EL SEÑOR S. Y SU PÍRRICA VICTORIA
(9 de octubre de 2011)
No les diré mi nombre. Me pueden llamar si quieren simplemente señor S., aunque no por ello estén dando por sentado que sea yo un hombre en vez de la despampanante morenaza con la que se cruzan algunos de ustedes camino del trabajo. No crean todo lo que les dicen y tampoco lo que leen... es de manual. También es de manual que un detective que se precie nunca debe decir como se llama, ni por supuesto dejar suponer que lo es. ¡Nada de pistas de la vida de un detective!. Como imaginarán la empresa suele ser harto difícil, especialmente cuando, como es mi caso, uno vive en una ciudad pequeña. Ser detective por ejemplo en una localidad como la mía es complicado… ¡ya quisiera yo ver aquí a Holmes, Dupin o Poirot!. Ni siquiera a la apacible miss Marple le sería sencillo hacer sus pesquisas sin riesgo de ser descubierta. Aunque finalmente, y pese a la falta de privacidad de mi ciudad (ya les digo que se parece poco a la imperturbable St Mary Mead), he de reconocer que, como la curiosa anciana inglesa sentenciaba al final de sus bien resueltos casos, “la gente es igual en todas partes”.
Y precisamente porque el ser humano es como es y además lo es con independencia de clase social o condición, me encuentro yo estos días inmerso hasta el cuello en un caso que me tiene, más que preocupado, obsesionado.

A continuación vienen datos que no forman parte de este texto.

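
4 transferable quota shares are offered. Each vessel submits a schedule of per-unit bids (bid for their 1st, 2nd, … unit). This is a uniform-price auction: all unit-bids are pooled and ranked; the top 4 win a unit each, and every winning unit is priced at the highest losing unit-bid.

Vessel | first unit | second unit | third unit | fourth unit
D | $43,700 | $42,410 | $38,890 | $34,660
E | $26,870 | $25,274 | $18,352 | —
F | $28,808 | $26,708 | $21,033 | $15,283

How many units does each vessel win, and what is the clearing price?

D 4; clearing price $28,808

Pooled unit-bids ranked (top 4): 43,700 (D-1), 42,410 (D-2), 38,890 (D-3), 34,660 (D-4)
Highest rejected unit-bid = $28,808.
Allocation: D 4.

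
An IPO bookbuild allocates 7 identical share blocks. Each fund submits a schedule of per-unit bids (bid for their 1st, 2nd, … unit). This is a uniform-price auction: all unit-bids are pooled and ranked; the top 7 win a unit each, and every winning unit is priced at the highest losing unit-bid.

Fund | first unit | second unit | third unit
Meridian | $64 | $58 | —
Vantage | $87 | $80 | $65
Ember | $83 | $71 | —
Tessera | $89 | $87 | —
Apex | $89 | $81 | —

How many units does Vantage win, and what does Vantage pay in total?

Pooled unit-bids ranked (top 7): 89 (Tessera-1), 89 (Apex-1), 87 (Vantage-1), 87 (Tessera-2), 83 (Ember-1), 81 (Apex-2), 80 (Vantage-2)
The (k+1)-th unit-bid is $71.
Vantage wins 2 unit(s) at $71 each.

Vantage: 2 units, pays $142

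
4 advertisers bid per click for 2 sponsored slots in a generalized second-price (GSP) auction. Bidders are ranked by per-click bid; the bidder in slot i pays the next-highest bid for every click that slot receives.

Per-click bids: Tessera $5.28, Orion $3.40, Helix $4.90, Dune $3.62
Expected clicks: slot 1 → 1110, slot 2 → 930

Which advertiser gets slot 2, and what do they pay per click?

Ranked by bid: $5.28 (Tessera) > $4.90 (Helix) > $3.62 (Dune) > …
Slot 2 goes to the second-ranked bidder, Helix, who pays the next bid down: $3.62/click.

Helix; $3.62 per click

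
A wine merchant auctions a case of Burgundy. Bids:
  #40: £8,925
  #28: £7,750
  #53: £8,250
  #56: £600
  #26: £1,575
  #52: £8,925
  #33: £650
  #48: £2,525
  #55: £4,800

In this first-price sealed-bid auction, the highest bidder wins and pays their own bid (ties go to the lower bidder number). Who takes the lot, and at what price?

#40 pays £8,925

Bids ranked: 8,925 (#40) > 8,925 (#52) > 8,250 (#53) > 7,750 (#28) > 4,800 (#55) > 2,525 (#48) > …
Tie at £8,925 → #40 wins by tie-break.
#40 has the highest bid and pays exactly that: £8,925.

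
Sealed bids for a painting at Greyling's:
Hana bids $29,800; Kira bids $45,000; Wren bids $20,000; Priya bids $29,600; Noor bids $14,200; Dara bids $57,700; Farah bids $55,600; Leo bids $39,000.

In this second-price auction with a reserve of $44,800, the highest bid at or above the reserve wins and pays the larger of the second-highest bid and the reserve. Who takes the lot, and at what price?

Dara pays $55,600

Second-price auction with a reserve of $44,800: the highest bid at or above the reserve wins and pays the larger of the second-highest bid and the reserve.
Bids ranked: 57,700 (Dara) > 55,600 (Farah) > 45,000 (Kira) > 39,000 (Leo) > 29,800 (Hana) > 29,600 (Priya) > …
Dara has the top bid at or above the reserve ($57,700).
Second-highest bid $55,600 exceeds the reserve $44,800 → payment $55,600.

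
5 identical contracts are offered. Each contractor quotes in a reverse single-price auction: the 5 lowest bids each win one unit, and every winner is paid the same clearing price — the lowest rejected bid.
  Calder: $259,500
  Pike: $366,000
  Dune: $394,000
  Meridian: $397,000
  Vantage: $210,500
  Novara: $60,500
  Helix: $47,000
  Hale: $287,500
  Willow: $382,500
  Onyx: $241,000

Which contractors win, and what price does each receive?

Helix, Novara, Vantage, Onyx, Calder; each is paid $287,500

Bids ranked low→high: 47,000 (Helix), 60,500 (Novara), 210,500 (Vantage), 241,000 (Onyx), 259,500 (Calder), 287,500 (Hale), 366,000 (Pike), …
The 5 lowest are Helix, Novara, Vantage, Onyx, Calder.
Lowest unsuccessful bid: $287,500 → clearing price.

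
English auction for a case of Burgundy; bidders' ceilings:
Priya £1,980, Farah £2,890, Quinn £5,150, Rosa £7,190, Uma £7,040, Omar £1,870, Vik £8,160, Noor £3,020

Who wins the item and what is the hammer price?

Limits in order: 8,160 (Vik) > 7,190 (Rosa) > 7,040 (Uma) > 5,150 (Quinn) > 3,020 (Noor) > 2,890 (Farah) > …
Rosa is the last rival to drop out, at £7,190; Vik remains and wins at that price.

Vik wins at £7,190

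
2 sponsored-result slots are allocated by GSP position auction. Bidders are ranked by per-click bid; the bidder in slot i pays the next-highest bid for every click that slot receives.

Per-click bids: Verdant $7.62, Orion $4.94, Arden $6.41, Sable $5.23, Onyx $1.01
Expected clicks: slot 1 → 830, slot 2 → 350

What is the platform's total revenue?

Ranked by bid: $7.62 (Verdant) > $6.41 (Arden) > $5.23 (Sable) > …
Slot 1: Verdant pays $6.41 × 830 = $5320.30
Slot 2: Arden pays $5.23 × 350 = $1830.50
Total = $7150.80

Total revenue: $7150.80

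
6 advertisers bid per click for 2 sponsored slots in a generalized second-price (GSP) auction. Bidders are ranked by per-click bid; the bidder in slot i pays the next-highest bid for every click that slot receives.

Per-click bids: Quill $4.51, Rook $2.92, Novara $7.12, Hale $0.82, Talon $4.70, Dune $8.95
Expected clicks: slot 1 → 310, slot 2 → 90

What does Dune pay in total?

Dune pays $2207.20

Per-click bids in order: $8.95 (Dune) > $7.12 (Novara) > $4.70 (Talon) > …
Dune holds slot 1 → pays next bid $7.12 × 310 clicks = $2207.20.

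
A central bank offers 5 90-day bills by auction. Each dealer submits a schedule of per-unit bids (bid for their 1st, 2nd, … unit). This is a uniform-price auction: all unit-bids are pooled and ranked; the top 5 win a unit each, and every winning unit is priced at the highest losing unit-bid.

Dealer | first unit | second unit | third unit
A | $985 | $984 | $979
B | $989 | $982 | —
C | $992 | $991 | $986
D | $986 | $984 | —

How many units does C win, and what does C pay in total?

C: 3 units, pays $2,955

Merging the schedules and taking the best 5: 992 (C-1), 991 (C-2), 989 (B-1), 986 (C-3), 986 (D-1)
The (k+1)-th unit-bid is $985.
C wins 3 unit(s) at $985 each.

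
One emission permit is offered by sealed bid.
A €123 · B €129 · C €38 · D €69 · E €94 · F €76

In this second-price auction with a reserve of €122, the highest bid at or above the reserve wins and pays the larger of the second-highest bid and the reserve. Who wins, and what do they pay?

Bids ranked: 129 (B) > 123 (A) > 94 (E) > 76 (F) > 69 (D) > 38 (C)
B has the top bid at or above the reserve (€129).
max(second-highest €123, reserve €122) = €123; the reserve does not bind.

B pays €123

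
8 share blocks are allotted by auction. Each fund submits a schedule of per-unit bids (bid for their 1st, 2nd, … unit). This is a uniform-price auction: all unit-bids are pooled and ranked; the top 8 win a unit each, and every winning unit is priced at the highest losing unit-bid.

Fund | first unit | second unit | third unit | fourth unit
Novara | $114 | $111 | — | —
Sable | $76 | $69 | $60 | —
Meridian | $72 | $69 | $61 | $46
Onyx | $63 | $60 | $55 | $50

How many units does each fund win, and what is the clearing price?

Meridian 3, Novara 2, Onyx 1, Sable 2; clearing price $60

All unit-bids, highest first — top 8: 114 (Novara-1), 111 (Novara-2), 76 (Sable-1), 72 (Meridian-1), 69 (Sable-2), 69 (Meridian-2), 63 (Onyx-1), 61 (Meridian-3)
First bid not allocated: $60.
Allocation: Meridian 3, Novara 2, Onyx 1, Sable 2.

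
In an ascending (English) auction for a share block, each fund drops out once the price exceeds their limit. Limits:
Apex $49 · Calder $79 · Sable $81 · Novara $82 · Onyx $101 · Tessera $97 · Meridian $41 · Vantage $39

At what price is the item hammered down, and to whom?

Onyx wins at $97

Rule: the price rises until one bidder remains; the winner pays the price at which the last rival dropped out.
Limits ranked: 101 (Onyx) > 97 (Tessera) > 82 (Novara) > 81 (Sable) > 79 (Calder) > 49 (Apex) > …
Tessera is the last rival to drop out, at $97; Onyx remains and wins at that price.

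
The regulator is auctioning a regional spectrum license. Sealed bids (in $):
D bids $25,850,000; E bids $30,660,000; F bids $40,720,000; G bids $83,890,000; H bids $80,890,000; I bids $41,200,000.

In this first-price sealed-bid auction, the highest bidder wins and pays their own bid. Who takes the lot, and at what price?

Bids in order: 83,890,000 (G) > 80,890,000 (H) > 41,200,000 (I) > 40,720,000 (F) > 30,660,000 (E) > 25,850,000 (D)
G has the highest bid and pays exactly that: $83,890,000.

G pays $83,890,000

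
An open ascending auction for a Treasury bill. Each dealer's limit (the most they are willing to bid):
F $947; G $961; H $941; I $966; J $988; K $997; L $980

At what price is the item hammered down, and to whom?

K wins at $988

Limits ranked: 997 (K) > 988 (J) > 980 (L) > 966 (I) > 961 (G) > 947 (F) > …
Bidding ends when J exits at $988; K takes it.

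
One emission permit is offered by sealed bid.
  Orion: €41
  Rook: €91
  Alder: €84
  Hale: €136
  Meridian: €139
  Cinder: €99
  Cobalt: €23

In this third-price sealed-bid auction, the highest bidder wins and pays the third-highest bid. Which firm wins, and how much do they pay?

Third-price sealed-bid auction: the highest bidder wins and pays the third-highest bid.
Sorting bids: 139 (Meridian) > 136 (Hale) > 99 (Cinder) > 91 (Rook) > 84 (Alder) > 41 (Orion) > …
Meridian wins; payment is bid #3 in the ranking = €99.

Meridian pays €99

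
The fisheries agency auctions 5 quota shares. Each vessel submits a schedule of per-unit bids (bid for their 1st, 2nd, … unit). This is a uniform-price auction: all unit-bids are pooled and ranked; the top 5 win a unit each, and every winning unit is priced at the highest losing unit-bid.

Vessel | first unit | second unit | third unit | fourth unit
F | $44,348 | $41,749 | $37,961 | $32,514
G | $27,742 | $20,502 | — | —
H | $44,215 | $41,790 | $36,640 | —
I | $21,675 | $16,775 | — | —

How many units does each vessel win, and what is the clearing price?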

Cuando acepté hacerme cargo de él lo hice a regañadientes. No se siguen casos de divorcios, lo pone bien claro en el anuncio, le dije por teléfono a aquella voz sofocada. Sin embargo ni el mismísimo Marlowe habría hecho ascos a la considerable suma de dinero que el conocido personaje de mi ciudad (no hizo falta ni siquiera que se identificara pues lo reconocí al instante) me ofreció por encontrar pruebas de la infidelidad de su esposa.
Sería coser y cantar me dije mirando la foto de la estupenda señora de mi cliente. Su bonita cara me resultaba familiar claro, normal, ¡si aquí todo el mundo termina por ser conocido en mayor o menor tiempo!.
La estrategia fue la habitual: primero el perceptivo seguimiento encubierto, sin contacto inmediato con el individuo, en este caso “la individua”; y después, si no se consiguieran los objetivos –como así vino a suceder aquí– proceder a un marcaje más directo, forzando el trato o incluso la familiaridad si fuera necesario. Así que en mi afán por estar lo más cerca posible de “la sujeto”, y ya con menos disimulo, me apunté a su mismo gimnasio y a sus clases de acuarela; fui a los mismos conciertos y a las mismas películas, me senté en la terraza de la concurrida plaza a la hora justa en que ella tomaba su vermut con las amigas... Debo reconocer que hasta casi empecé a compartir con ella gustos y costumbres, no en balde me hice un corte de pelo en su misma peluquería y me compré ropa en las tiendas que ella frecuentaba. Lo normal no tardó en suceder: de tanto vernos o “coincidir” comenzamos a saludarnos; primero fue un breve “hasta luego” cuando nos cruzábamos en la calle; y más tarde, y como “por casualidad” estaba yo también en el mismo establecimiento, incluso me pidió opinión sobre un par de zapatos que dudaba en comprarse. Le hice fotos sola y acompañada, en la calle, desde el coche, y desde el interior de los locales… Completé así el grueso dossier y una tarde concerté una secreta entrevista con el marido en la cafetería más concurrida de la ciudad (es también de manual de detective que las cosas que no quieres que se sepan hay que hacerlas con normalidad y a la vista de la mayor cantidad de público)
A estas alturas se preguntarán, sin duda, cual fue el resultado de mis pesquisas, si la descubrí, si la pillé, al fin, con su presunto amante… Pero perdonen, debo atender ahora al marido al que veo ya esperándome en la mesa del fondo (hay que saber ser también discreto dentro de la “naturalidad”...).